Wednesday, December 17, 2008

Rhodium: The ultimate unlevered "levered" play on reflation

With the Federal reserve yesterday writing on the wall that it will reflate at any cost, much more aggressively than Japan ever did, it is important to watch the behavior of precious metals. Gold staying so strong against the world's major currencies while oil collapses and banks hoard money points to a fundamental devaluing of most of the world's currencies while central bankers focus desperately on how to prevent deflation, all despite very real economic slowdown. Naturally, it is worthwhile to evaluate the precious metal space for opportunities to hedge this risk to buying power.



Rhodium, one of the rarest naturally occurring metals on the planet, is mostly demanded for use in sparing amounts in automobile catalysts. Increasing emissions standards have played positively to long term demand. A position might serve a dual purpose, rather than solely an inflation hedge. For an investor looking to bet on the auto industry, this metal should serve as a proxy to longer term recovery of automobile demand. There is no risk to exposure of deficient cashflow of automobile manufacturers as with their stock and bonds, which extended periods of recession inevitably serve to amplify. Rhodium may be a better bet with plenty more upside. The probability that Rhodium goes to 1972 levels of $200/ounce, considering its rarity and potential for jewelery use, is unlikely, and if so presents an opportunity to accumulate.

Looking at the 5 year chart, there is enormous upside potential if auto demand ever comes back. With the largest platinum producers tuning down production from South African mines (really the only substantial source), near term oversupply should be worked through regardless of the industry slowdown. At offer of $1160/ounce on ask, it offers a potential lottery ticket in a precious metals portfolio. If it falls below gold, the value proposition seems even more substantial. Not priced far above gold or platinum and much rarer (and usable in Jewelry), it offers plenty of potential as a store of value.

Tuesday, December 16, 2008

Distorted Markets Make Me Wonder

The December 11th posting of FNMA mortgage rates had an unusual event, a second post with mortgages trading 50 basis points lower. Here one can conclude the Fed must be finally now printing money to force rates down.

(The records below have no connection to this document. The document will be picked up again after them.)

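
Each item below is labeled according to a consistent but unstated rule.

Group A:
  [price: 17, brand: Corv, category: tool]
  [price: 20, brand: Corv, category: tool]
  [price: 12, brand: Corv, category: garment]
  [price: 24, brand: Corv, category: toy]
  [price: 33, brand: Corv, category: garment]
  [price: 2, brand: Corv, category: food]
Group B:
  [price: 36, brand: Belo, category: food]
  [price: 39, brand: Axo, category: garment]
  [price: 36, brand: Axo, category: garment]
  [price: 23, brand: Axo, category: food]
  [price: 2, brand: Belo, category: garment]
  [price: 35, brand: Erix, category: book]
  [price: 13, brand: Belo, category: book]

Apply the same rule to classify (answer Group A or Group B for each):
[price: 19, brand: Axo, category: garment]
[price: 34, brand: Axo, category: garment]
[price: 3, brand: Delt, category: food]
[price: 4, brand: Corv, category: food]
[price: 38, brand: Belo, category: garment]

Group B, Group B, Group B, Group A, Group B

The simplest hypothesis consistent with all the labels is: brand is Corv.
[price: 19, brand: Axo, category: garment]: brand is Axo, fails this test → Group B. [price: 34, brand: Axo, category: garment]: brand is Axo, fails this test → Group B. [price: 3, brand: Delt, category: food]: brand is Delt, fails this test → Group B. [price: 4, brand: Corv, category: food]: brand is Corv, checks out → Group A. [price: 38, brand: Belo, category: garment]: brand is Belo, fails this test → Group B.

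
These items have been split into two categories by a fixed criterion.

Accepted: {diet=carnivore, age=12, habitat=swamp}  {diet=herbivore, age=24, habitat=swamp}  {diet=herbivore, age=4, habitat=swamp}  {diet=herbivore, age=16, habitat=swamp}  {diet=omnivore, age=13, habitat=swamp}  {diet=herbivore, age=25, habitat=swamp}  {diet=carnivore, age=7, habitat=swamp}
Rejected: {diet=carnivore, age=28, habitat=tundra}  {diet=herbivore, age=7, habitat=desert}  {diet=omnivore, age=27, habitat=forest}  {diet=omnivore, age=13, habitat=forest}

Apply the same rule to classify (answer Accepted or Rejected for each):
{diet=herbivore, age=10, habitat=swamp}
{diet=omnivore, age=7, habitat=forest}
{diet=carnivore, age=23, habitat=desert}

Accepted, Rejected, Rejected

One predicate separates the groups cleanly: habitat is swamp.
{diet=herbivore, age=10, habitat=swamp}: Accepted (habitat is swamp). {diet=omnivore, age=7, habitat=forest}: Rejected (habitat is forest). {diet=carnivore, age=23, habitat=desert}: Rejected (habitat is desert).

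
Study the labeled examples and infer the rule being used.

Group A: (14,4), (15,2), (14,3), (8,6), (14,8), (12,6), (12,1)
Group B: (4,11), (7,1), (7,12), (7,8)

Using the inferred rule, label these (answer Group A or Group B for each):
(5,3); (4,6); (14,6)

Group B, Group B, Group A

The distinguishing property — first ≥ 8 — holds for all the 'Group A' cases and none of the 'Group B' cases.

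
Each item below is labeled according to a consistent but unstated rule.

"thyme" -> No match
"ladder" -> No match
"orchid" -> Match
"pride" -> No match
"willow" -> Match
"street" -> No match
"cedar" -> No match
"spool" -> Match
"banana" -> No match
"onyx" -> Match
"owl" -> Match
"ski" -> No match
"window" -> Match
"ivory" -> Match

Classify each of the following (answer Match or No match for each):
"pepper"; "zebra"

The common property of the 'Match' items is: contains 'o'. No 'No match' item has it.
"pepper": no 'o', fails this test → No match.
"zebra": no 'o', fails this test → No match.

No match, No match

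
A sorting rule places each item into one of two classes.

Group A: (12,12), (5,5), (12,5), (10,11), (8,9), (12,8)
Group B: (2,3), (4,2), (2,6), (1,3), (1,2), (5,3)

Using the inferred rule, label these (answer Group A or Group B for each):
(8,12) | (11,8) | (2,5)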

With effective fed funds trading near zero already, any rate move today is a symbolic gesture, but one that actually reduces the amount of interest the Fed pays to banks that hoard excess reserves. I've still yet to figure out why if you could borrow in the interbank market at .12% and get paid 1.00% from the Fed, why would you not borrow as much as possible to arb the difference. Here the FDIC outlines that it will not insure short term debt of a period of less than 30 days, so it doesn't look like a 75bp outlay is required to borrow in interbank. Am I missing something an informed banker can explain? In a world where 90 day T-bills are hitting negative yields where you can instead get paid to borrow money in excess reserves for a free .85% (1% - .15% avg effective fed funds lately), nothing seems to make sense.

With that said, Baltic Dry is bouncing, the precious metals are the strongest commodities, and the dollar has recently been weakening. Longer dated LIBOR rates are coming down, so trust between banks is gradually increasing. Besides the 30 year treasury at 2.95%, which has taken on a life of its own, the panic with extreme dislocations has subsided, leaving us only with a bunch of capital markets with historically strange aberrations.

I simply don't know what to conclude yet.